On March 24, CDRS and the Center for Jazz Studies will formally launch Jazz Studies Online, a web-based resource that will serve as a central portal for the collection and dissemination of scholarly research and educational materials in the new interdisciplinary field of jazz studies. Visit the website at jazzstudiesonline.org.
The scholarly and educational content of Jazz Studies Online features papers, book excerpts, colloquium proceedings, bibliographies, links to digital libraries, and teaching materials. The project includes material for researchers, teachers interested in effectively incorporating the perspectives of this new field into ongoing classes and programs, jazz artists, and the general public.
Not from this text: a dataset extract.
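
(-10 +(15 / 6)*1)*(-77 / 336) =55 / 32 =1.72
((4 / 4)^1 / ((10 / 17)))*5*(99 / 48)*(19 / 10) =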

The creation of Jazz Studies Online is made possible by a three-year grant from the Ford Foundation, which has been a generous supporter of the Center for Jazz Studies since its inception in 1999. This resource will support the Center’s educational mission by promoting scholarly research and writing in this emerging field, and providing for the first time a site that provides links and tools for the basic understanding of jazz, as well as exploring the influence of jazz on other arts.
The site offers a digital resource library, including author and artist interviews, short essays, book excerpts, video recordings of performances, interviews, and colloquia, scholarly papers, and feature articles. Jazz Studies Online also includes a multimedia Jazz Glossary, developed by the Columbia Center for New Media Teaching and Learning, with definitions, short essays, and audio and visual demonstrations of a variety of jazz vocabulary terms. More long-term goals include the development of a collaborative environment for digital scholarship, and jazz curricula and teaching tools.
In addition to offering this significant compendium of jazz materials, Jazz Studies Online serves as a portal through which users can find the best jazz resources and Web sites available on the Internet. Scholars, teachers, students, and jazz aficionados will find links organized around jazz artists, locales, eras, and styles– swing, bebop, Latin jazz, free jazz, fusion, and much more. Importantly, JSO will make jazz scholarship accessible to those who lack access to urban centers, universities or performance venues, filling a void in the field of jazz scholarship.
“Jazz Studies Online is the first resource of its kind, a vital example of our mission at the Center,” said George Lewis, Director of the Center for Jazz Studies at Columbia. “We want to harness the power of digital media to encourage the interdisciplinary expansion of the intellectual conversation surrounding jazz, developing new knowledge that illuminates the human condition.”
Jazz Studies Online will be progressively developed over the next three years and is managed by the Center for Jazz Studies and the Center for Digital Research and Scholarship at Columbia University.